Revolution Wind Shut Down Again, Along with Other Projects

12.31.2025
Issues & Policies

The Trump administration suspended leases Dec. 22 for five large offshore wind projects, including targeting the Revolution Wind project for a second time in five months.

Four of the projects are in New England—Revolution Wind, Sunrise Wind, Vineyard Wind 1, and Empire Wind 1—with Dominion Energy’s Coastal Virginia Wind also impacted.

Those projects will collectively generate enough electricity to power almost 2.7 million homes annually.

U.S. Department of the Interior officials said the leases were suspended based on claims that the wind turbines caused radar interference.

The department said the pause will give federal agencies “time to work with leaseholders and state partners to assess the possibility of mitigating the national security risks posed by these projects.”

Regional Impact

Located off Block Island, Revolution Wind was 80% complete when it was first shut down by an Aug. 22 Bureau of Ocean Management stop-work order that cited “national security concerns.”

Work on the the $6.2 billion, 704 megawatt project resumed in September after a federal judge granted a preliminary injunction in response to a lawsuit filed by project developer Ørsted.

Half of Vineyard Wind’s 62 turbines, located off Massachusetts, were producing power when the project’s leases were suspended in December.

“Unpredictable risks and threats to resources will increase costs to consumers and undermine the region’s economy.”

ISO New England

In a statement, regional grid operator ISO New England noted that Vineyard was supplying hundreds of megawatts of electricity, while it anticipated that Revolution Wind will go online in 2026.

“Beyond increasing risk to reliability, delays of new generating resources also will adversely affect New England’s economy and industrial growth, including potential future data centers,” the statement read.

“Unpredictable risks and threats to resources—regardless of technology—that have made significant capital investments, secured necessary permits, and are close to completion will stifle future investments, increase costs to consumers, and undermine the power grid’s reliability and the region’s economy now and in the future.”

‘Vital Projects’

Ørsted filed a lawsuit in the U.S. District Court for the District of Columbia Jan. 1 challenging the latest shutdown, with Equinor, the developer of Empire Wind, doing the same the following day.

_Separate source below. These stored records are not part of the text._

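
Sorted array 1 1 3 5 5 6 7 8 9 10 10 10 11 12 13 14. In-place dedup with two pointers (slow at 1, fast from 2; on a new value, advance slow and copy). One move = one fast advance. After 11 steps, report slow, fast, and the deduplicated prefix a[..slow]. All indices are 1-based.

(s=1,f=2) a[fast]=1=a[slow] dup → fast++
(s=1,f=3) a[fast]=3≠a[slow]=1 write a[2]=3 → slow++,fast++
(s=2,f=4) a[fast]=5≠a[slow]=3 write a[3]=5 → slow++,fast++
(s=3,f=5) a[fast]=5=a[slow] dup → fast++
(s=3,f=6) a[fast]=6≠a[slow]=5 write a[4]=6 → slow++,fast++
(s=4,f=7) a[fast]=7≠a[slow]=6 write a[5]=7 → slow++,fast++
(s=5,f=8) a[fast]=8≠a[slow]=7 write a[6]=8 → slow++,fast++
(s=6,f=9) a[fast]=9≠a[slow]=8 write a[7]=9 → slow++,fast++
(s=7,f=10) a[fast]=10≠a[slow]=9 write a[8]=10 → slow++,fast++
(s=8,f=11) a[fast]=10=a[slow] dup → fast++
(s=8,f=12) a[fast]=10=a[slow] dup → fast++

slow=8, fast=13, prefix=[1, 3, 5, 6, 7, 8, 9, 10]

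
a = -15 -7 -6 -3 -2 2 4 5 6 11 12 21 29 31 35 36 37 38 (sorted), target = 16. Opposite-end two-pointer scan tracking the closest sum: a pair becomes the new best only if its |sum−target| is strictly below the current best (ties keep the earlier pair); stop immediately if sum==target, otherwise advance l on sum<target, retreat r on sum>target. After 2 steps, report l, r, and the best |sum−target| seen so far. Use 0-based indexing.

l=0, r=15, best |Δ|=6

[0,17] -15+38=23 d=7 * → r--
[0,16] -15+37=22 d=6 * → r--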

Ørsted officials had said the August stop work order cost Revolution Wind more than $2 million a day and that canceling the project would incur over $1 billion in additional costs.

On Christmas Eve, Gov. Ned Lamont and the governors of New York, Massachusetts, and Rhode Island sent a letter to U.S. Interior Secretary Doug Burgum calling for the immediate lifting of the stop work orders.

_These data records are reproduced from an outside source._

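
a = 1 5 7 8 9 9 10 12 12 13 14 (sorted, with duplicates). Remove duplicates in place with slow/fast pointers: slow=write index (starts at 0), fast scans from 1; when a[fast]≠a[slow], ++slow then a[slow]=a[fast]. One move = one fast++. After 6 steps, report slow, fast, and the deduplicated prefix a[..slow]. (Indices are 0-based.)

slow=5, fast=7, prefix=[1, 5, 7, 8, 9, 10]

(s=0,f=1) a[fast]=5≠a[slow]=1 write a[1]=5 → slow++,fast++
(s=1,f=2) a[fast]=7≠a[slow]=5 write a[2]=7 → slow++,fast++
(s=2,f=3) a[fast]=8≠a[slow]=7 write a[3]=8 → slow++,fast++
(s=3,f=4) a[fast]=9≠a[slow]=8 write a[4]=9 → slow++,fast++
(s=4,f=5) a[fast]=9=a[slow] dup → fast++
(s=4,f=6) a[fast]=10≠a[slow]=9 write a[5]=10 → slow++,fast++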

“Our states’ economies are dependent on the power that these projects will generate.”

“These projects have already been subject to extensive federal review, including an assessment that expressly addressed national security considerations,” the letter read.

“Neither the Department of the Interior, BOEM, nor any other federal agency, including the Department of Defense, informed our respective states of any purportedly new risk prior to these suspensions nor did they account for our states’ substantial reliance interests—our states’ economies are dependent on the power that these projects will generate—in these vital projects that already have undergone many federal approvals, including from the DoD.

“The absence of such notice undermines our ability to plan effectively and violates basic principles of cooperative federalism.”